Almost all of Brabantio's words in 1.2 and 1.3 blame Othello for his daughter's elopement. But in 1.1, before he really has had time to develop his "theory" of what happened, his instinctive emotions take over and he blames his daughter. He breathlessly blurts out to Roderigo,
"O unhappy girl!--/ With the Moor, say'st thou?--Who would be a father!--/ How dids't thou know 'twas she?---O, she deceives me/ Past thought!......O treason of the blood!/ Fathers, from hence trust not your daughters' minds/ By what you see them act (1.1.163-171)."
His initial reaction is one of raw fury because he feels betrayed by Desdemona, the daughter he loves. How could she do this to him? The words "treason of the blood" are especially noteworthy: they suggest not only an act of unforgivable deception but also a depth of passion in his daughter that he cannot fathom. Later on he will describe Desdemona's nature as "A maiden, never bold;/ Of spirit so still and quiet that her motion/ Blush'd at herself (1.3.94-96)." How, he wonders, could such a demure and reserved girl go willingly after this monstrous Moor?
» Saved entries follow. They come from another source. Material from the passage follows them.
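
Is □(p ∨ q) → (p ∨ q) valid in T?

Valid

Tableau for the negation ¬(□(p ∨ q) → (p ∨ q)):
1. ¬(□(p ∨ q) → (p ∨ q)), w0
2. □(p ∨ q), w0
3. ¬(p ∨ q), w0
4. ¬p, w0
5. ¬q, w0
6. p ∨ q, w0
7. q, w0
Accessibility: w0Rw0
Branch closes: q and ¬q both at w0.
All branches of the negation close; one closing branch shown above.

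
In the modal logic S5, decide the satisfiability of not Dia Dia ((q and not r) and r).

Satisfiable (open branch found)

1. not Dia Dia ((q and not r) and r), 0
2. not Dia ((q and not r) and r), 0
3. not ((q and not r) and r), 0
4. not r, 0
Accessibility: 0R0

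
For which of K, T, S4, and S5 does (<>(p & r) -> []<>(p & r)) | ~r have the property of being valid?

S4-tableau for the negation ~((<>(p & r) -> []<>(p & r)) | ~r):
1. ~((<>(p & r) -> []<>(p & r)) | ~r), w0
2. ~(<>(p & r) -> []<>(p & r)), w0
3. r, w0
4. <>(p & r), w0
5. ~[]<>(p & r), w0
6. p & r, w1
7. p, w1
8. r, w1
9. ~<>(p & r), w2
10. ~(p & r), w2
11. ~r, w2
Accessibility: w0Rw0, w0Rw1, w0Rw2, w1Rw1, w2Rw2
Complete open branch: countermodel on an S4-frame, so not valid in S4, nor in K, T (the same frame is also a K-frame and a T-frame).
S5-tableau for the negation ~((<>(p & r) -> []<>(p & r)) | ~r):
1. ~((<>(p & r) -> []<>(p & r)) | ~r), w0
2. ~(<>(p & r) -> []<>(p & r)), w0
3. r, w0
4. <>(p & r), w0
5. ~[]<>(p & r), w0
6. p & r, w1
7. p, w1
8. r, w1
9. ~<>(p & r), w2
10. ~(p & r), w0
11. ~(p & r), w1
12. ~(p & r), w2
13. ~p, w0
14. ~r, w1
Accessibility: w0Rw0, w0Rw1, w0Rw2, w1Rw0, w1Rw1, w1Rw2, w2Rw0, w2Rw1, w2Rw2
Branch closes: r and ~r both at w1.
Every branch closes (one shown): valid in S5.

S5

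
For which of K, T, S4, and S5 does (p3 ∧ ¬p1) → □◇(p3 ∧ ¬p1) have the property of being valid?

S5

S4-tableau for the negation ¬((p3 ∧ ¬p1) → □◇(p3 ∧ ¬p1)):
1. ¬((p3 ∧ ¬p1) → □◇(p3 ∧ ¬p1)), u
2. p3 ∧ ¬p1, u
3. ¬□◇(p3 ∧ ¬p1), u
4. p3, u
5. ¬p1, u
6. ¬◇(p3 ∧ ¬p1), v
7. ¬(p3 ∧ ¬p1), v
8. p1, v
Accessibility: uRu, uRv, vRv
Complete open branch: countermodel on an S4-frame, so not valid in S4, nor in K, T (the same frame is also a K-frame and a T-frame).
S5-tableau for the negation ¬((p3 ∧ ¬p1) → □◇(p3 ∧ ¬p1)):
1. ¬((p3 ∧ ¬p1) → □◇(p3 ∧ ¬p1)), u
2. p3 ∧ ¬p1, u
3. ¬□◇(p3 ∧ ¬p1), u
4. p3, u
5. ¬p1, u
6. ¬◇(p3 ∧ ¬p1), v
7. ¬(p3 ∧ ¬p1), u
8. ¬(p3 ∧ ¬p1), v
9. p1, u
Accessibility: uRu, uRv, vRu, vRv
Branch closes: p1 and ¬p1 both at u.
Every branch closes (one shown): valid in S5.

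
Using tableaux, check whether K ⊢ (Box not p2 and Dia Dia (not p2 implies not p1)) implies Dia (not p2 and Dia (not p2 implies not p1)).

Valid

Tableau for the negation not ((Box not p2 and Dia Dia (not p2 implies not p1)) implies Dia (not p2 and Dia (not p2 implies not p1))):
1. not ((Box not p2 and Dia Dia (not p2 implies not p1)) implies Dia (not p2 and Dia (not p2 implies not p1))), 0
2. Box not p2 and Dia Dia (not p2 implies not p1), 0
3. not Dia (not p2 and Dia (not p2 implies not p1)), 0
4. Box not p2, 0
5. Dia Dia (not p2 implies not p1), 0
6. Dia (not p2 implies not p1), 1
7. not (not p2 and Dia (not p2 implies not p1)), 1
8. not p2, 1
9. not Dia (not p2 implies not p1), 1
10. not p2 implies not p1, 2
11. not (not p2 implies not p1), 2
12. not p2, 2
13. p1, 2
14. not p1, 2
Accessibility: 0R1, 1R2
Branch closes: p1 and not p1 both at 2.
All branches of the negation close; one closing branch shown above.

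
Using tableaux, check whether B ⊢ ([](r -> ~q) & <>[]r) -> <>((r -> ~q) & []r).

Yes, valid

Tableau for the negation ~(([](r -> ~q) & <>[]r) -> <>((r -> ~q) & []r)):
1. ~(([](r -> ~q) & <>[]r) -> <>((r -> ~q) & []r)), w0
2. [](r -> ~q) & <>[]r, w0
3. ~<>((r -> ~q) & []r), w0
4. [](r -> ~q), w0
5. <>[]r, w0
6. ~((r -> ~q) & []r), w0
7. r -> ~q, w0
8. ~[]r, w0
9. ~q, w0
10. []r, w1
11. ~((r -> ~q) & []r), w1
12. r -> ~q, w1
13. r, w0
14. r, w1
15. ~[]r, w1
16. ~q, w1
17. ~r, w2
18. ~((r -> ~q) & []r), w2
19. r -> ~q, w2
20. ~[]r, w2
21. ~q, w2
22. ~r, w3
23. r, w3
Accessibility: w0Rw0, w0Rw1, w0Rw2, w1Rw0, w1Rw1, w1Rw3, w2Rw0, w2Rw2, w3Rw1, w3Rw3
Branch closes: r and ~r both at w3.
Every branch of the negation's tableau closes; the branch above is one of them.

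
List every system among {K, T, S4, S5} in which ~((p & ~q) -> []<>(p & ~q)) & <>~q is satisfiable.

S5-tableau for the formula:
1. ~((p & ~q) -> []<>(p & ~q)) & <>~q, u
2. ~((p & ~q) -> []<>(p & ~q)), u   [&-rule on 1]
3. <>~q, u   [&-rule on 1]
4. p & ~q, u   [~->-rule on 2]
5. ~[]<>(p & ~q), u   [~->-rule on 2]
6. p, u   [&-rule on 4]
7. ~q, u   [&-rule on 4]
8. ~q, v   [<>-rule on 3: fresh world v, uRv]
9. ~<>(p & ~q), w   [~[]-rule on 5: fresh world w, uRw]
10. ~(p & ~q), u   [~<>-rule on 9 via wRu]
11. ~(p & ~q), v   [~<>-rule on 9 via wRv]
12. ~(p & ~q), w   [~<>-rule on 9 via wRw]
13. q, u   [~&-rule on 10 (branches; this branch)]
Accessibility: uRu, uRv, uRw, vRu, vRv, vRw, wRu, wRv, wRw
Branch closes: q and ~q both at u.
Every branch closes (one shown): unsatisfiable in S5.
S4-tableau for the formula:
1. ~((p & ~q) -> []<>(p & ~q)) & <>~q, u
2. ~((p & ~q) -> []<>(p & ~q)), u   [&-rule on 1]
3. <>~q, u   [&-rule on 1]
4. p & ~q, u   [~->-rule on 2]
5. ~[]<>(p & ~q), u   [~->-rule on 2]
6. p, u   [&-rule on 4]
7. ~q, u   [&-rule on 4]
8. ~q, v   [<>-rule on 3: fresh world v, uRv]
9. ~<>(p & ~q), w   [~[]-rule on 5: fresh world w, uRw]
10. ~(p & ~q), w   [~<>-rule on 9 via wRw]
11. q, w   [~&-rule on 10 (branches; this branch)]
Accessibility: uRu, uRv, uRw, vRv, wRw
Complete open branch: satisfiable in S4, hence also in K, T (this S4-model is also a K-model and a T-model).

K, T, S4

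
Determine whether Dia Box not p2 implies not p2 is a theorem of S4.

Tableau for the negation not (Dia Box not p2 implies not p2):
1. not (Dia Box not p2 implies not p2), u
2. Dia Box not p2, u
3. p2, u
4. Box not p2, v
5. not p2, v
Accessibility: uRu, uRv, vRv
The negation has an open branch (countermodel exists).

No, not valid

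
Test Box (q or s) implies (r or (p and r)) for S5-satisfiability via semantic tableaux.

1. Box (q or s) implies (r or (p and r)), u
2. r or (p and r), u   [implies-rule on 1 (branches; this branch)]
3. p and r, u   [or-rule on 2 (branches; this branch)]
4. p, u   [and-rule on 3]
5. r, u   [and-rule on 3]
Accessibility: uRu

Satisfiable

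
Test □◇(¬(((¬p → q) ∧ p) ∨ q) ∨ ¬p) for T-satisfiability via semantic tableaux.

1. □◇(¬(((¬p → q) ∧ p) ∨ q) ∨ ¬p), u
2. ◇(¬(((¬p → q) ∧ p) ∨ q) ∨ ¬p), u
3. ¬(((¬p → q) ∧ p) ∨ q) ∨ ¬p, v
4. ◇(¬(((¬p → q) ∧ p) ∨ q) ∨ ¬p), v
5. ¬p, v
6. ¬(((¬p → q) ∧ p) ∨ q) ∨ ¬p, w
7. ¬p, w
Accessibility: uRu, uRv, vRv, vRw, wRw

Satisfiable (open branch found)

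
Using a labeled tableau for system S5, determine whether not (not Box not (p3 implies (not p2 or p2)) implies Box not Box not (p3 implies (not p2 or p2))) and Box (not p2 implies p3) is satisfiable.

Unsatisfiable (every branch closes)

1. not (not Box not (p3 implies (not p2 or p2)) implies Box not Box not (p3 implies (not p2 or p2))) and Box (not p2 implies p3), w0
2. not (not Box not (p3 implies (not p2 or p2)) implies Box not Box not (p3 implies (not p2 or p2))), w0
3. Box (not p2 implies p3), w0
4. not Box not (p3 implies (not p2 or p2)), w0
5. not Box not Box not (p3 implies (not p2 or p2)), w0
6. not p2 implies p3, w0
7. p3, w0
8. p3 implies (not p2 or p2), w1
9. not p2 implies p3, w1
10. not p2 or p2, w1
11. p3, w1
12. p2, w1
13. Box not (p3 implies (not p2 or p2)), w2
14. not p2 implies p3, w2
15. not (p3 implies (not p2 or p2)), w0
16. not (not p2 or p2), w0
17. p2, w0
18. not p2, w0
Accessibility: w0Rw0, w0Rw1, w0Rw2, w1Rw0, w1Rw1, w1Rw2, w2Rw0, w2Rw1, w2Rw2
Branch closes: p2 and not p2 both at w0.
All branches of the tableau close; one closing branch shown above.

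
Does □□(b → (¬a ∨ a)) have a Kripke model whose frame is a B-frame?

1. □□(b → (¬a ∨ a)), w0
2. □(b → (¬a ∨ a)), w0   [□-rule on 1 via w0Rw0]
3. b → (¬a ∨ a), w0   [□-rule on 2 via w0Rw0]
4. ¬a ∨ a, w0   [→-rule on 3 (branches; this branch)]
5. a, w0   [∨-rule on 4 (branches; this branch)]
Accessibility: w0Rw0

Satisfiable (open branch found)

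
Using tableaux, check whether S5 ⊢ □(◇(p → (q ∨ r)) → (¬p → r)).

Not valid

Tableau for the negation ¬□(◇(p → (q ∨ r)) → (¬p → r)):
1. ¬□(◇(p → (q ∨ r)) → (¬p → r)), w0
2. ¬(◇(p → (q ∨ r)) → (¬p → r)), w1
3. ◇(p → (q ∨ r)), w1
4. ¬(¬p → r), w1
5. ¬p, w1
6. ¬r, w1
7. p → (q ∨ r), w2
8. q ∨ r, w2
9. r, w2
Accessibility: w0Rw0, w0Rw1, w0Rw2, w1Rw0, w1Rw1, w1Rw2, w2Rw0, w2Rw1, w2Rw2
The negation has an open branch (countermodel exists).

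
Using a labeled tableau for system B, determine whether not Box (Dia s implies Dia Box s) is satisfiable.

1. not Box (Dia s implies Dia Box s), u
2. not (Dia s implies Dia Box s), v
3. Dia s, v
4. not Dia Box s, v
5. not Box s, u
6. not Box s, v
7. s, w
8. not Box s, w
9. not s, x
10. not s, y
11. not Box s, y
12. not s, z
13. not s, w6
Accessibility: uRu, uRv, uRx, vRu, vRv, vRw, vRy, wRv, wRw, wRz, xRu, xRx, yRv, yRy, yRw6, zRw, zRz, w6Ry, w6Rw6

Satisfiable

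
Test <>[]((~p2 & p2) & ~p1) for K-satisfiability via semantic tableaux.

Satisfiable (open branch found)

1. <>[]((~p2 & p2) & ~p1), 0
2. []((~p2 & p2) & ~p1), 1
Accessibility: 0R1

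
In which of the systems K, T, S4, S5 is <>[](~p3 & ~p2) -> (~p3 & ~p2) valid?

S5-tableau for the negation ~(<>[](~p3 & ~p2) -> (~p3 & ~p2)):
1. ~(<>[](~p3 & ~p2) -> (~p3 & ~p2)), 0
2. <>[](~p3 & ~p2), 0
3. ~(~p3 & ~p2), 0
4. p2, 0
5. [](~p3 & ~p2), 1
6. ~p3 & ~p2, 0
7. ~p3, 0
8. ~p2, 0
Accessibility: 0R0, 0R1, 1R0, 1R1
Branch closes: p2 and ~p2 both at 0.
Every branch closes (one shown): valid in S5.
S4-tableau for the negation ~(<>[](~p3 & ~p2) -> (~p3 & ~p2)):
1. ~(<>[](~p3 & ~p2) -> (~p3 & ~p2)), 0
2. <>[](~p3 & ~p2), 0
3. ~(~p3 & ~p2), 0
4. p2, 0
5. [](~p3 & ~p2), 1
6. ~p3 & ~p2, 1
7. ~p3, 1
8. ~p2, 1
Accessibility: 0R0, 0R1, 1R1
Complete open branch: countermodel on an S4-frame, so not valid in S4, nor in K, T (the same frame is also a K-frame and a T-frame).

S5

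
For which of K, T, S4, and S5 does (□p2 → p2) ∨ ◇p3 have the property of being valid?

T, S4, S5

T-tableau for the negation ¬((□p2 → p2) ∨ ◇p3):
1. ¬((□p2 → p2) ∨ ◇p3), w0
2. ¬(□p2 → p2), w0   [¬∨-rule on 1]
3. ¬◇p3, w0   [¬∨-rule on 1]
4. □p2, w0   [¬→-rule on 2]
5. ¬p2, w0   [¬→-rule on 2]
6. ¬p3, w0   [¬◇-rule on 3 via w0Rw0]
7. p2, w0   [□-rule on 4 via w0Rw0]
Accessibility: w0Rw0
Branch closes: p2 and ¬p2 both at w0.
Every branch closes (one shown): valid in T, hence also in S4, S5 (every theorem of T is a theorem of S4 and S5).
K-tableau for the negation ¬((□p2 → p2) ∨ ◇p3):
1. ¬((□p2 → p2) ∨ ◇p3), w0
2. ¬(□p2 → p2), w0   [¬∨-rule on 1]
3. ¬◇p3, w0   [¬∨-rule on 1]
4. □p2, w0   [¬→-rule on 2]
5. ¬p2, w0   [¬→-rule on 2]
Complete open branch: countermodel on a K-frame, so not valid in K.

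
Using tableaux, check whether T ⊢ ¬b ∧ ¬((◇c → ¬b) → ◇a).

Invalid (countermodel exists)

Tableau for the negation ¬(¬b ∧ ¬((◇c → ¬b) → ◇a)):
1. ¬(¬b ∧ ¬((◇c → ¬b) → ◇a)), 0
2. (◇c → ¬b) → ◇a, 0   [¬∧-rule on 1 (branches; this branch)]
3. ◇a, 0   [→-rule on 2 (branches; this branch)]
4. a, 1   [◇-rule on 3: fresh world 1, 0R1]
Accessibility: 0R0, 0R1, 1R1
The negation has an open branch (countermodel exists).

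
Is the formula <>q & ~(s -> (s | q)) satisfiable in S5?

No, unsatisfiable

1. <>q & ~(s -> (s | q)), w0
2. <>q, w0
3. ~(s -> (s | q)), w0
4. s, w0
5. ~(s | q), w0
6. ~s, w0
7. ~q, w0
Accessibility: w0Rw0
Branch closes: s and ~s both at w0.
(One branch shown.) All branches close.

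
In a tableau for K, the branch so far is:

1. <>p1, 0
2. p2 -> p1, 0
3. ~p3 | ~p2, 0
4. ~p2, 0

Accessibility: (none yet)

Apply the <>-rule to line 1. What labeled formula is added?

a fresh world 1 with 0R1, and p1 at 1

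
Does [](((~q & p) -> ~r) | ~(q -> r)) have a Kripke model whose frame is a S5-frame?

1. [](((~q & p) -> ~r) | ~(q -> r)), 0
2. ((~q & p) -> ~r) | ~(q -> r), 0
3. ~(q -> r), 0
4. q, 0
5. ~r, 0
Accessibility: 0R0

Satisfiable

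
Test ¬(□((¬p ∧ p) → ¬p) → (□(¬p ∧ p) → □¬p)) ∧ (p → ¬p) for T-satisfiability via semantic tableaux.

1. ¬(□((¬p ∧ p) → ¬p) → (□(¬p ∧ p) → □¬p)) ∧ (p → ¬p), w0
2. ¬(□((¬p ∧ p) → ¬p) → (□(¬p ∧ p) → □¬p)), w0
3. p → ¬p, w0
4. □((¬p ∧ p) → ¬p), w0
5. ¬(□(¬p ∧ p) → □¬p), w0
6. □(¬p ∧ p), w0
7. ¬□¬p, w0
8. (¬p ∧ p) → ¬p, w0
9. ¬p ∧ p, w0
10. ¬p, w0
11. p, w0
Accessibility: w0Rw0
Branch closes: p and ¬p both at w0.
All branches of the tableau close; one closing branch shown above.

Unsatisfiable (every branch closes)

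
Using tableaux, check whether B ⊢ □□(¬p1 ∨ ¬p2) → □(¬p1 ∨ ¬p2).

Valid in B

Tableau for the negation ¬(□□(¬p1 ∨ ¬p2) → □(¬p1 ∨ ¬p2)):
1. ¬(□□(¬p1 ∨ ¬p2) → □(¬p1 ∨ ¬p2)), w0
2. □□(¬p1 ∨ ¬p2), w0
3. ¬□(¬p1 ∨ ¬p2), w0
4. □(¬p1 ∨ ¬p2), w0
5. ¬p1 ∨ ¬p2, w0
6. ¬p2, w0
7. ¬(¬p1 ∨ ¬p2), w1
8. p1, w1
9. p2, w1
10. □(¬p1 ∨ ¬p2), w1
11. ¬p1 ∨ ¬p2, w1
12. ¬p2, w1
Accessibility: w0Rw0, w0Rw1, w1Rw0, w1Rw1
Branch closes: p2 and ¬p2 both at w1.
All branches of the negation close; one closing branch shown above.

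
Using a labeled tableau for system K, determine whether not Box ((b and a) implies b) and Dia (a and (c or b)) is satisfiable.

1. not Box ((b and a) implies b) and Dia (a and (c or b)), u
2. not Box ((b and a) implies b), u   [and-rule on 1]
3. Dia (a and (c or b)), u   [and-rule on 1]
4. not ((b and a) implies b), v   [neg-Box-rule on 2: fresh world v, uRv]
5. b and a, v   [neg-implies-rule on 4]
6. not b, v   [neg-implies-rule on 4]
7. b, v   [and-rule on 5]
8. a, v   [and-rule on 5]
Accessibility: uRv
Branch closes: b and not b both at v.
Every branch closes; the branch above is one of them.

Unsatisfiable (every branch closes)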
After he has had a chance to think about Desdemona's action, he quickly shifts the blame from her to Othello. Perhaps the thought of his daughter willingly engaging in this activity is so frightening to him that he has to find another culprit. It is not as if Othello has seized her and violently carried her off. It must be, Brabantio thinks, that Othello has practiced magic on her. "Is there not charms," he asks Roderigo, "by which the property of youth and maidhood/ May be abus'd (1.1.171-173)?" When Roderigo answers that there are such charms, Brabantio now has his new "theory of the case." The Moor has enchanted her.
This then will be Brabantio's one "tune" that he sings when he confronts Othello in the next scene. "O thou foul thief, where has thou stow'd my daughter?/ Damn'd as thou art, thou hast enchanted her,/ ....Thou has practic'd on her with foul charms,/ Abus'd her delicate youth with drugs or minerals/ That weakens motion [impulses or inclinations] (1.2.62-75)."
But it is not enough for Brabantio to confront Othello at the Sagittary Inn. He will bring his private griefs to the most public forum, the Venetian Senate, and seek redress there.